I didn’t like his response much better. If there was anything worse than condescension, it was being patronized.

“Let me know when you hear something from her.” I left the room before I said anything I couldn’t take back.

They had no idea how I wished I could tear them all limb from limb right now. They could say all they wanted that it was important we find out about our clan, that we should assist them if they were in need. Yet when the time came to put their money where their mouths were, they acted as if I were crazy for being concerned.

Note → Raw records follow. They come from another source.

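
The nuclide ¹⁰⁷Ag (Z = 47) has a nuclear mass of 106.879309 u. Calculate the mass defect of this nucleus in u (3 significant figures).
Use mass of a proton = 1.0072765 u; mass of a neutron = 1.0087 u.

0.985 u

The nucleus contains 47 protons and 107 − 47 = 60 neutrons.
Mass of separated nucleons = 47(1.0072765) + 60(1.0087) = 47.3419955 + 60.5220 = 107.8639955 u
Mass defect Δm = 107.8639955 − 106.879309 = 0.9846865 u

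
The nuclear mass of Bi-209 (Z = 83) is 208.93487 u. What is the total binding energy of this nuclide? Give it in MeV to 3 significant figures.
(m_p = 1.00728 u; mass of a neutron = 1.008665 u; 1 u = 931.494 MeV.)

Σm = 83·m_p + 126·m_n = 83.60424 + 127.091790 = 210.696030 u
The mass defect is 210.696030 − 208.93487 = 1.761160 u.
Converting to energy: 1.761160 u × 931.494 MeV/u = 1640.51 MeV

1640 MeV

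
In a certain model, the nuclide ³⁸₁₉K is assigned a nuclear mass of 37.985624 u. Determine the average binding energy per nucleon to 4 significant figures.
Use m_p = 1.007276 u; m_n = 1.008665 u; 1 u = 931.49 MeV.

The nucleus contains 19 protons and 38 − 19 = 19 neutrons.
Mass of separated nucleons = 19(1.007276) + 19(1.008665) = 19.138244 + 19.164635 = 38.302879 u
Δm = 38.302879 − 37.985624 = 0.317255 u
Binding energy = Δm·c² = 0.317255 × 931.49 MeV/u = 295.520 MeV
BE/A = 295.520 MeV / 38 = 7.777 MeV/nucleon

7.777 MeV/nucleon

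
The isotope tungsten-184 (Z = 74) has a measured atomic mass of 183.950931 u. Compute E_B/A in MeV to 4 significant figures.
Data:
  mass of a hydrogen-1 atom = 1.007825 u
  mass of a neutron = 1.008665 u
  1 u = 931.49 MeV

8.005 MeV/nucleon

With 74 protons and 110 neutrons (A = 184):
Σm = 74·m(¹H) + 110·m_n = 74.579050 + 110.953150 = 185.532200 u
Mass defect Δm = 185.532200 − 183.950931 = 1.581269 u
Converting to energy: 1.581269 u × 931.49 MeV/u = 1472.94 MeV
BE/A = 1472.94 MeV / 184 = 8.005 MeV/nucleon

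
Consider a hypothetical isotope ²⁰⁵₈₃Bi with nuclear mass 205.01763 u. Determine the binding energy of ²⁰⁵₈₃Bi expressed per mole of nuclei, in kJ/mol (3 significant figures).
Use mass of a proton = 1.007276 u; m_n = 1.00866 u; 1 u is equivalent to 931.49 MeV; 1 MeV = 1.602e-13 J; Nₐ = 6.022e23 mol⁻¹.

Z = 83, so N = A − Z = 205 − 83 = 122.
Mass of separated nucleons = 83(1.007276) + 122(1.00866) = 83.603908 + 123.05652 = 206.660428 u
Δm = 206.660428 − 205.01763 = 1.642798 u
E_B = 1.642798 × 931.49 = 1530.25 MeV
Per nucleus in joules: 1530.25 MeV × 1.602e-13 J/MeV = 2.4515e-10 J
Per mole: 2.4515e-10 J × 6.022e23 mol⁻¹ = 1.4763e+14 J/mol

1.48e+11 kJ/mol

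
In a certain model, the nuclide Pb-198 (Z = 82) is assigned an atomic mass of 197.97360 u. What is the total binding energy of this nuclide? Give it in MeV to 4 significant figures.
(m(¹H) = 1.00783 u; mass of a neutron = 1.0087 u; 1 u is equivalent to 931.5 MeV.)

1563 MeV

Total constituent mass: 82 × 1.00783 + 116 × 1.0087 = 199.65126 u
Δm = 199.65126 − 197.97360 = 1.67766 u
Converting to energy: 1.67766 u × 931.5 MeV/u = 1562.74 MeV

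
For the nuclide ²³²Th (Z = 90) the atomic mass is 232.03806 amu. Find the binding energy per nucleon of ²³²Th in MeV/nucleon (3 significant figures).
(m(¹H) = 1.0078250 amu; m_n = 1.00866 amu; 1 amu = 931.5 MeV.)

The nucleus contains 90 protons and 232 − 90 = 142 neutrons.
Total constituent mass: 90 × 1.0078250 + 142 × 1.00866 = 233.9339700 amu
Δm = 233.9339700 − 232.03806 = 1.8959100 amu
Binding energy = Δm·c² = 1.8959100 × 931.5 MeV/amu = 1766.04 MeV
Dividing by A = 232 gives 7.612 MeV per nucleon.

7.61 MeV/nucleon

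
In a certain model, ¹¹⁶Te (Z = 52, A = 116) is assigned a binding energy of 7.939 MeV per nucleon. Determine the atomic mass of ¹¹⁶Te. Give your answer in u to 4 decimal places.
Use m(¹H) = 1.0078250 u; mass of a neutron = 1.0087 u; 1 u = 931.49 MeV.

115.9750 u

Total binding energy = 116 × 7.939 = 920.924 MeV
Mass defect = 920.924 MeV / (931.49 MeV/u) = 0.988657 u
Constituent mass = 52(1.0078250) + 64(1.0087) = 116.9637000 u
Atomic mass = 116.9637000 − 0.988657 = 115.9750430 u ≈ 115.9750 u (to 4 decimal places)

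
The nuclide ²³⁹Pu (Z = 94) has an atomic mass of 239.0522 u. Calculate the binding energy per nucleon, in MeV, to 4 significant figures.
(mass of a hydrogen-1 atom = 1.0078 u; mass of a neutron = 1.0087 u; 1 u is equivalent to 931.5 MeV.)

7.571 MeV/nucleon

Total constituent mass: 94 × 1.0078 + 145 × 1.0087 = 240.9947 u
The mass defect is 240.9947 − 239.0522 = 1.9425 u.
Binding energy = Δm·c² = 1.9425 × 931.5 MeV/u = 1809.44 MeV
BE/A = 1809.44 MeV / 239 = 7.571 MeV/nucleon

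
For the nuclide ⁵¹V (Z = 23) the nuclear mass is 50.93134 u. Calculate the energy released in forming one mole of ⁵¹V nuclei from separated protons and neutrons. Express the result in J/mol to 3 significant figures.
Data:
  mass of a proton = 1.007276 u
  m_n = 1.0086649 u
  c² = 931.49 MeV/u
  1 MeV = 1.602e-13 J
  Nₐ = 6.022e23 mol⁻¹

4.30e+13 J/mol

The nucleus contains 23 protons and 51 − 23 = 28 neutrons.
Mass of separated nucleons = 23(1.007276) + 28(1.0086649) = 23.167348 + 28.2426172 = 51.4099652 u
The mass defect is 51.4099652 − 50.93134 = 0.4786252 u.
Binding energy = Δm·c² = 0.4786252 × 931.49 MeV/u = 445.835 MeV
Per nucleus in joules: 445.835 MeV × 1.602e-13 J/MeV = 7.1423e-11 J
Per mole: 7.1423e-11 J × 6.022e23 mol⁻¹ = 4.3011e+13 J/mol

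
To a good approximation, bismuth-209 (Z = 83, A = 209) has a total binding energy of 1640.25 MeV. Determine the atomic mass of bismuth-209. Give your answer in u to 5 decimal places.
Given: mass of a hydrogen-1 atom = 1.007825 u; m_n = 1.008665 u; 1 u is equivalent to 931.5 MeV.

208.98040 u

Mass defect = 1640.25 MeV / (931.5 MeV/u) = 1.7608696 u
Constituent mass = 83(1.007825) + 126(1.008665) = 210.741265 u
Atomic mass = 210.741265 − 1.7608696 = 208.9803954 u ≈ 208.98040 u (to 5 decimal places)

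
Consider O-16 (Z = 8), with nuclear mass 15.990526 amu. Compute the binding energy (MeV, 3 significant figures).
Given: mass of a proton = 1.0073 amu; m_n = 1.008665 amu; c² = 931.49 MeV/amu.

128 MeV

The nucleus contains 8 protons and 16 − 8 = 8 neutrons.
Σm = 8·m_p + 8·m_n = 8.0584 + 8.069320 = 16.127720 amu
The mass defect is 16.127720 − 15.990526 = 0.137194 amu.
E_B = 0.137194 × 931.49 = 127.795 MeV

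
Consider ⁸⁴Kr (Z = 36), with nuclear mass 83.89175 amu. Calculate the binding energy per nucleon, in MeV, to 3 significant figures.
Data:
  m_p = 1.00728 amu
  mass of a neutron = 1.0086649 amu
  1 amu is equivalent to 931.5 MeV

With 36 protons and 48 neutrons (A = 84):
Total constituent mass: 36 × 1.00728 + 48 × 1.0086649 = 84.6779952 amu
The mass defect is 84.6779952 − 83.89175 = 0.7862452 amu.
Binding energy = Δm·c² = 0.7862452 × 931.5 MeV/amu = 732.387 MeV
Dividing by A = 84 gives 8.719 MeV per nucleon.

8.72 MeV/nucleon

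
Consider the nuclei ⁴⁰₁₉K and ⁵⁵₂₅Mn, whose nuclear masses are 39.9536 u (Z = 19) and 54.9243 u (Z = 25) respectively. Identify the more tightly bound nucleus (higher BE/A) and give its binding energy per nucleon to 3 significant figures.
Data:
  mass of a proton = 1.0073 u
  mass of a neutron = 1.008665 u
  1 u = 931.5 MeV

⁴⁰₁₉K: Σm = 19(1.0073) + 21(1.008665) = 40.320665 u; Δm = 0.367065 u; E_B = 341.92 MeV; E_B/A = 8.548 MeV
⁵⁵₂₅Mn: Σm = 25(1.0073) + 30(1.008665) = 55.442450 u; Δm = 0.518150 u; E_B = 482.66 MeV; E_B/A = 8.776 MeV
⁵⁵₂₅Mn has the higher binding energy per nucleon, so it is the more tightly bound nucleus.

⁵⁵₂₅Mn; 8.78 MeV/nucleon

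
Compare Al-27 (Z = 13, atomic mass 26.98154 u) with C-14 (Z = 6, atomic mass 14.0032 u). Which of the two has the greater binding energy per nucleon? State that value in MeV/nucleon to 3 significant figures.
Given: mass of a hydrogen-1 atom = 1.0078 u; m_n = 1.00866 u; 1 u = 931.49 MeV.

Al-27; 8.32 MeV/nucleon

Al-27: Σm = 13(1.0078) + 14(1.00866) = 27.22264 u; Δm = 0.24110 u; E_B = 224.58 MeV; E_B/A = 8.318 MeV
C-14: Σm = 6(1.0078) + 8(1.00866) = 14.11608 u; Δm = 0.11288 u; E_B = 105.1466 MeV; E_B/A = 7.510 MeV
Al-27 has the higher binding energy per nucleon, so it is the more tightly bound nucleus.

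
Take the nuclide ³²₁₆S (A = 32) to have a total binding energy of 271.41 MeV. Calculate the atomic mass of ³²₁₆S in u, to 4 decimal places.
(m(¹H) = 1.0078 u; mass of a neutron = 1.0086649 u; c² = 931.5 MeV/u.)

31.9721 u

Mass defect = 271.41 MeV / (931.5 MeV/u) = 0.291369 u
Constituent mass = 16(1.0078) + 16(1.0086649) = 32.2634384 u
Atomic mass = 32.2634384 − 0.291369 = 31.9720694 u ≈ 31.9721 u (to 4 decimal places)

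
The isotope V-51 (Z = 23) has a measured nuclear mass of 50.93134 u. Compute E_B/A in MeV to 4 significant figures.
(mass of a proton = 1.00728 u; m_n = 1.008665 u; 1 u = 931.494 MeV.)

Σm = 23·m_p + 28·m_n = 23.16744 + 28.242620 = 51.410060 u
The mass defect is 51.410060 − 50.93134 = 0.478720 u.
Binding energy = Δm·c² = 0.478720 × 931.494 MeV/u = 445.925 MeV
BE/A = 445.925 MeV / 51 = 8.744 MeV/nucleon

8.744 MeV/nucleon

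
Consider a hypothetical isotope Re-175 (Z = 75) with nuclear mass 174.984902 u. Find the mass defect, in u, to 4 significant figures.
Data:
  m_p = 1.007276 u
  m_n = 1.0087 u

1.431 u

With 75 protons and 100 neutrons (A = 175):
Mass of separated nucleons = 75(1.007276) + 100(1.0087) = 75.545700 + 100.8700 = 176.415700 u
The mass defect is 176.415700 − 174.984902 = 1.430798 u.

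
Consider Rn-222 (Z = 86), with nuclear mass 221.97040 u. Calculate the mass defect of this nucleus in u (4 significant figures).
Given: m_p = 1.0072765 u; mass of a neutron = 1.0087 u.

Total constituent mass: 86 × 1.0072765 + 136 × 1.0087 = 223.8089790 u
The mass defect is 223.8089790 − 221.97040 = 1.8385790 u.

1.839 u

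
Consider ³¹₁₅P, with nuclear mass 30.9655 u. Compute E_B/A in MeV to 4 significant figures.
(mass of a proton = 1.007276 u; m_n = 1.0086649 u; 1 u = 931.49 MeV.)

8.482 MeV/nucleon

With 15 protons and 16 neutrons (A = 31):
Mass of separated nucleons = 15(1.007276) + 16(1.0086649) = 15.109140 + 16.1386384 = 31.2477784 u
Mass defect Δm = 31.2477784 − 30.9655 = 0.2822784 u
Converting to energy: 0.2822784 u × 931.49 MeV/u = 262.940 MeV
Per nucleon: 262.940 / 31 = 8.482 MeV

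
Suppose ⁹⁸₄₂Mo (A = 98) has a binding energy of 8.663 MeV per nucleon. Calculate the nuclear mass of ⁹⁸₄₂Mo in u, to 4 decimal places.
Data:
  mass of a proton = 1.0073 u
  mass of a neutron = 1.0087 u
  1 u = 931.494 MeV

Total binding energy = 98 × 8.663 = 848.974 MeV
Mass defect = 848.974 MeV / (931.494 MeV/u) = 0.911411 u
Constituent mass = 42(1.0073) + 56(1.0087) = 98.7938 u
Nuclear mass = 98.7938 − 0.911411 = 97.882389 u ≈ 97.8824 u (to 4 decimal places)

97.8824 u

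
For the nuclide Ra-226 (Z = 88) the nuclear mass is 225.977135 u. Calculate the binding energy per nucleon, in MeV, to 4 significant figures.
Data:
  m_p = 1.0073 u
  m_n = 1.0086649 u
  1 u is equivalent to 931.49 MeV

With 88 protons and 138 neutrons (A = 226):
Σm = 88·m_p + 138·m_n = 88.6424 + 139.1957562 = 227.8381562 u
Mass defect Δm = 227.8381562 − 225.977135 = 1.8610212 u
Converting to energy: 1.8610212 u × 931.49 MeV/u = 1733.52 MeV
BE/A = 1733.52 MeV / 226 = 7.670 MeV/nucleon

7.670 MeV/nucleon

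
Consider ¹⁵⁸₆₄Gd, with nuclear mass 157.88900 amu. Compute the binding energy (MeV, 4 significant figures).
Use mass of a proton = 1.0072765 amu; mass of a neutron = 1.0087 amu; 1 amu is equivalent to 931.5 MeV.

Z = 64, so N = A − Z = 158 − 64 = 94.
Total constituent mass: 64 × 1.0072765 + 94 × 1.0087 = 159.2834960 amu
The mass defect is 159.2834960 − 157.88900 = 1.3944960 amu.
Converting to energy: 1.3944960 amu × 931.5 MeV/amu = 1298.97 MeV

1299 MeV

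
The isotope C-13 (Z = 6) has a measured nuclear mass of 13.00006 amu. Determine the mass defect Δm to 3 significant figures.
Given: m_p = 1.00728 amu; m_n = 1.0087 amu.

Σm = 6·m_p + 7·m_n = 6.04368 + 7.0609 = 13.10458 amu
Δm = 13.10458 − 13.00006 = 0.10452 amu

0.105 amu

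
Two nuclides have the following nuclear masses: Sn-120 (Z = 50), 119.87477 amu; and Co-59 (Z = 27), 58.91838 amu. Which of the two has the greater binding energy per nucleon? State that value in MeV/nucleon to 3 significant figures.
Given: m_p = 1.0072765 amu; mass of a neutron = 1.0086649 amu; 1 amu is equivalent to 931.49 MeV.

Sn-120: Σm = 50(1.0072765) + 70(1.0086649) = 120.9703680 amu; Δm = 1.0955980 amu; E_B = 1020.5 MeV; E_B/A = 8.504 MeV
Co-59: Σm = 27(1.0072765) + 32(1.0086649) = 59.4737423 amu; Δm = 0.5553623 amu; E_B = 517.31 MeV; E_B/A = 8.768 MeV
Co-59 has the higher binding energy per nucleon, so it is the more tightly bound nucleus.

Co-59; 8.77 MeV/nucleon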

Perhaps it was because I still felt the pull of the old country and they didn’t. We had all acclimated to our new life, even if it had taken years. At first, there was little difference between what we’d known in Scotland and what we found in the New World—except back then, it wasn’t even known as such.

It was the home of multiple tribes of indigenous people who had lived alongside us without asking questions or making demands, and we had done our best to avoid them in turn. Probably because we scared the hell out of them. I’m pretty sure, in spite of wards to keep others from seeing us shifting into our dragons, that somehow one of them had seen and spread the rumor. How knows what they thought we were. But they steered clear. And that was just fine with us.

Over time, when settlers came from Europe, the tribes thinned out until the area where our mountain sat was literally the middle of nowhere. There were no villages for as far as the eye could see, no smoke from distant fires. It took a few hundred years for people to settle there, in such rocky and remote terrain.

Even then, we were virtually alone. Only the bravest of the brave had dared venture to our mountain, and we’d made short work of those who had cared to trespass. The only human contact we’d indulged in took place during our trips to the market. We had grown up with the area, so to speak. That was probably why the rest of the family acted like they had all but forgotten where we came from.

But I didn’t. I couldn’t forget the highlands in all their glory, the jade green grass and rolling hills. The lochs and glens, the fairy pools. There was nothing so beautiful where I’d spent the last thousand years, especially not in the advent of technology. Today’s blinking lights from radio towers barely peeking through the layers of smog and pollution were somehow less magical.

I could thank technology for allowing me to revisit my homeland, however. Sometimes, when none of the others were around, I’d look up photos of our home. The place where I’d left my heart so long ago.

Ruins of castles which weren’t ruins when we ran and flew and breathed the fresh, pure air there. Winding streams that had widened and even changed course thanks to the water as it carved new paths into rock. The beauty of it made my heart ache in a way nothing else ever had.

And there was something wrong with it. The heartbeats of our clan had stopped. Heartbeats that had run concurrently with ours over the millennia, like nature’s lullaby, now gone. Silence had replaced it. And it was a silence that gave me pause. And alongside the missing heartbeats, was the clan which inhabited that land. The ones that created the heartbeats. Our blood, in our true home.

And none of the guys seemed to care. At least, not as much as I did.

No wonder their derision and snide little jabs left me feeling murderous.

Any of them would’ve behaved the same if they gave a damn.